Ketiga, Nabi shallallahu ‘alaihi wa sallam mengancam dan mendoakan para pemangku jabatan dan kekuasaan yang menipu dan menyusahkan rakyat. Beliau bersabda:

مَا مِنْ عَبْدٍ يَسْتَرْعِيهِ اللهُ رَعِيَّةً، يَمُوتُ يَوْمَ يَمُوتُ وَهُوَ غَاشٌّ لِرَعِيَّتِهِ، إِلَّا حَرَّمَ اللهُ عَلَيْهِ الْجَنَّةَ

Tidaklah seorang hamba—yang Allah beri wewenang untuk mengatur rakyat—mati pada hari dia mati, sementara dia dalam kondisi menipu rakyatnya, melainkan Allah mengharamkan surga bagi dirinya surga (HR al-Bukhari).

Inilah beberapa bahaya apabila seseorang tidak menggunakan aturan Islam pada saat mereka diberikan kursi kekuasaan.

Rasulullah juga mendoakan keburukan bagi orang yang tidak menjalankan kekuasaan dengan Amanah dan menyusahkan umat dengan doa yang sangat mengancam:

اللَّهُمَّ، مَنْ وَلِيَ مِنْ أَمْرِ أُمَّتِي شَيْئًا فَشَقَّ عَلَيْهِمْ، فَاشْقُقْ عَلَيْهِ، وَمَنْ وَلِيَ مِنْ أَمْرِ أُمَّتِي شَيْئًا فَرَفَقَ بِهِمْ، فَارْفُقْ بِهِ

Ya Allah, siapa saja yang mengurusi urusan umatku, lantas dia membuat mereka susah, maka susahkanlah dia. Siapa saja yang mengurusi urusan umatku, lantas dia mengasihi mereka, maka kasihilah dia (HR Muslim).
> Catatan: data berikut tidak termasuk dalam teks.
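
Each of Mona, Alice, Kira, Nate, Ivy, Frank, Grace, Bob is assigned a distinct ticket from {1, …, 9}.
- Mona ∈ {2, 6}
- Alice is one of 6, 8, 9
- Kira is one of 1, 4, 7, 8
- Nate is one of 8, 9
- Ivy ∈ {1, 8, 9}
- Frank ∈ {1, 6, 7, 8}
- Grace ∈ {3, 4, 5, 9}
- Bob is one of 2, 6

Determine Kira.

Mona and Bob between them cover only {2, 6} — a naked pair. Remove those values from Alice, Frank.
The 2 variables Alice and Nate are confined to {8, 9}, which locks those values in; drop them from Kira, Ivy, Frank, Grace.
Ivy must be 1 (only option left). Eliminate 1 elsewhere: Kira, Frank.
Frank must be 7 (only option left). Eliminate 7 elsewhere: Kira.
So Kira = 4.

4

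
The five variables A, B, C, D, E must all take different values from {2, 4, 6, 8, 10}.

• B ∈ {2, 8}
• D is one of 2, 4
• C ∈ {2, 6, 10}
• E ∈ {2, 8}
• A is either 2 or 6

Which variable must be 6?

A

The 5 variables together cover exactly {2, 4, 6, 8, 10} — 5 values for 5 variables — and 4 appears only in D's list, so D = 4.
The 4 still-open variables together cover exactly {2, 6, 8, 10} — 4 values for 4 variables — and 10 appears only in C's list, so C = 10.
The 3 still-open variables together cover exactly {2, 6, 8} — 3 values for 3 variables — and 6 appears only in A's list, so A = 6.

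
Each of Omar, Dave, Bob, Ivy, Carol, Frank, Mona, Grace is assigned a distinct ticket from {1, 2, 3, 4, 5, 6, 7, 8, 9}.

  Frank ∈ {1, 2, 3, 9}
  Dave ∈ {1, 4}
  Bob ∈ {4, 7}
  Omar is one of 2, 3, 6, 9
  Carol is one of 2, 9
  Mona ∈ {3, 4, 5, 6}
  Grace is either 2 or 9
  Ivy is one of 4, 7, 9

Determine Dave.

1

The 8 variables together cover exactly {1, 2, 3, 4, 5, 6, 7, 9} — 8 values for 8 variables — and 5 appears only in Mona's list, so Mona = 5.
The 7 still-open variables together cover exactly {1, 2, 3, 4, 6, 7, 9} — 7 values for 7 variables — and 6 appears only in Omar's list, so Omar = 6.
Among the 6 still-open variables, 3 fits only Frank (and all 6 values in {1, 2, 3, 4, 7, 9} must be used), so Frank = 3.
The 5 still-open variables draw from only 5 values {1, 2, 4, 7, 9}, so each is used; only Dave can be 1, hence Dave = 1.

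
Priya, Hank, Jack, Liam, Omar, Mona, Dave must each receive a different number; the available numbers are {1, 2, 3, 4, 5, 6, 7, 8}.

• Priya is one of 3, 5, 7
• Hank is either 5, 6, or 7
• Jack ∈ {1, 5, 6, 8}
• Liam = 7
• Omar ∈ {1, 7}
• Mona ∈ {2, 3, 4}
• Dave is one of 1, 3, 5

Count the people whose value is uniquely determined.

4

Liam's domain is down to {7}, so Liam = 7. Strike 7 from Priya, Hank, Omar.
Omar's domain is down to {1}, so Omar = 1. So Jack, Dave can't be 1.
Priya and Dave share exactly the 2 values {3, 5}; by pigeonhole those values go to them, so strike 3, 5 from Hank, Jack, Mona.
Hank must be 6 (only option left). Remove 6 from Jack.
Jack must be 8 (only option left).
Determined: Hank=6, Jack=8, Liam=7, Omar=1. The other people each still have more than one consistent value. That makes 4.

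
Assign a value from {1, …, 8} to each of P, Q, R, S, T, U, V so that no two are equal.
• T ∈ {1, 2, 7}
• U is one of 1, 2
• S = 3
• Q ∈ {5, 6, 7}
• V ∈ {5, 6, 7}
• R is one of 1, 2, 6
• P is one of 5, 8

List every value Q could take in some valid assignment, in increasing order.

5, 6, 7

S's domain is down to {3}, so S = 3.
Among the 6 still-open variables, 8 fits only P (and all 6 values in {1, 2, 5, 6, 7, 8} must be used), so P = 8.
No further eliminations apply; Q can still be any of 5, 6, 7.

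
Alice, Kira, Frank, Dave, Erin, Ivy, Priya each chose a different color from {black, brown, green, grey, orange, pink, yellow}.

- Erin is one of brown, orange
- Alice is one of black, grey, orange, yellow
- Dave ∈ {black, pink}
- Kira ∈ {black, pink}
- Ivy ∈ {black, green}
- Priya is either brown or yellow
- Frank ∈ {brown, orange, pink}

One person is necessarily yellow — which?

Priya

The 7 variables together cover exactly {black, brown, green, grey, orange, pink, yellow} — 7 values for 7 variables — and green appears only in Ivy's list, so Ivy = green.
The 6 still-open variables together cover exactly {black, brown, grey, orange, pink, yellow} — 6 values for 6 variables — and grey appears only in Alice's list, so Alice = grey.
Among the 5 still-open variables, yellow fits only Priya (and all 5 values in {black, brown, orange, pink, yellow} must be used), so Priya = yellow.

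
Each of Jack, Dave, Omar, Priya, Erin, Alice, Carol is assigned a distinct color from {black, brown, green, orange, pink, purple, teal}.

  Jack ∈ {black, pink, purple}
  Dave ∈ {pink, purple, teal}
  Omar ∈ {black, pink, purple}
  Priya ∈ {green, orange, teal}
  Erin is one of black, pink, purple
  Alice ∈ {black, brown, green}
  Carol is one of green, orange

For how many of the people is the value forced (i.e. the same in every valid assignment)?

2

Among the 7 variables, brown fits only Alice (and all 7 values in {black, brown, green, orange, pink, purple, teal} must be used), so Alice = brown.
Jack, Omar, Erin between them cover only {black, pink, purple} — a naked triple. Remove those values from Dave.
Dave's domain is down to {teal}, so Dave = teal. Remove teal from Priya.
Determined: Dave=teal, Alice=brown. The other people each still have more than one consistent value. That makes 2.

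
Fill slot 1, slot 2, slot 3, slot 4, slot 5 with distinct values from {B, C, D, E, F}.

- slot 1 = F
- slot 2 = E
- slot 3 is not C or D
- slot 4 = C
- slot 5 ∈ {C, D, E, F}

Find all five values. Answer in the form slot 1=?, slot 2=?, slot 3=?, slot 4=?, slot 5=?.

slot 1=F, slot 2=E, slot 3=B, slot 4=C, slot 5=D

slot 1 must be F (only option left). Eliminate F elsewhere: slot 3, slot 5.
slot 2 must be E (only option left). Strike E from slot 3, slot 5.
slot 3's domain is down to {B}, so slot 3 = B.
That leaves slot 4 = C. Strike C from slot 5.
That leaves slot 5 = D.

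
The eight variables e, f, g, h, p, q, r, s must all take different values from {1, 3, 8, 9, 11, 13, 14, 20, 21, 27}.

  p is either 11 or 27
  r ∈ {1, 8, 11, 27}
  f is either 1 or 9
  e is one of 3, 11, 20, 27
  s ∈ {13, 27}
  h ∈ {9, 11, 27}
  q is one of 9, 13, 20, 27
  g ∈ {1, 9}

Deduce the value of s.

Among the 8 variables, 3 fits only e (and all 8 values in {1, 3, 8, 9, 11, 13, 20, 27} must be used), so e = 3.
The 7 still-open variables together cover exactly {1, 8, 9, 11, 13, 20, 27} — 7 values for 7 variables — and 8 appears only in r's list, so r = 8.
The 6 still-open variables together cover exactly {1, 9, 11, 13, 20, 27} — 6 values for 6 variables — and 20 appears only in q's list, so q = 20.
The 5 still-open variables together cover exactly {1, 9, 11, 13, 27} — 5 values for 5 variables — and 13 appears only in s's list, so s = 13.

13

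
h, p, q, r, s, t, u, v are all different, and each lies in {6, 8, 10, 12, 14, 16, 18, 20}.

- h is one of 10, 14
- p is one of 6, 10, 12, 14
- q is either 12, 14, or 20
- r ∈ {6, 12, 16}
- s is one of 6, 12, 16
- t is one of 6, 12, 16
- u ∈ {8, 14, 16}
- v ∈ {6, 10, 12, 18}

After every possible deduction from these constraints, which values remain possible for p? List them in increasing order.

The 8 variables draw from only 8 values {6, 8, 10, 12, 14, 16, 18, 20}, so each is used; only u can be 8, hence u = 8.
Among the 7 still-open variables, 18 fits only v (and all 7 values in {6, 10, 12, 14, 16, 18, 20} must be used), so v = 18.
The 6 still-open variables draw from only 6 values {6, 10, 12, 14, 16, 20}, so each is used; only q can be 20, hence q = 20.
The 3 variables r, s, t are confined to {6, 12, 16}, which locks those values in; drop them from p.
No further eliminations apply; p can still be any of 10, 14.

10, 14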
Itulah kekuasan yang selama ini diterapkan di alam kapitalisme dan liberalisme.  Sedangkan menurut pandangan Islam, bahwa kekuasan itu merupakan sarana untuk mendapatkan kemuliaan hidup dengan menolong agaman Allah.  Ini sebagaimana permintaan Rasul shallallahu ‘alaihi wa sallam kepada Allah subhanahu wa ta’ala:

وَاجْعَل لِّي مِن لَّدُنكَ سُلْطَانًا نَّصِيرًا

Berikanlah kepadaku dari sisi Engkau kekuasaan yang menolong (TQS al-Isra’ [17]: 80).

Kekuasaan yang disyariatkan Islam bertujuan:

Pertama, mengatur urusan dunia kaum Muslim dan seluruh warga negara dengan syariah Islam; seperti menjamin kebutuhan hidup mereka, menyelenggarakan pendidikan yang terbaik dan terjangkau, menyediakan fasilitas kesehatan yang layak dan cuma-cuma untuk semua warga tanpa memandang kelas ekonomi.

Kedua, kekuasaan juga dibutuhkan untuk menjaga dan melaksanakan urusan agama seperti melaksanakan hudûd untuk melindungi kehormatan, harta dan jiwa masyarakat.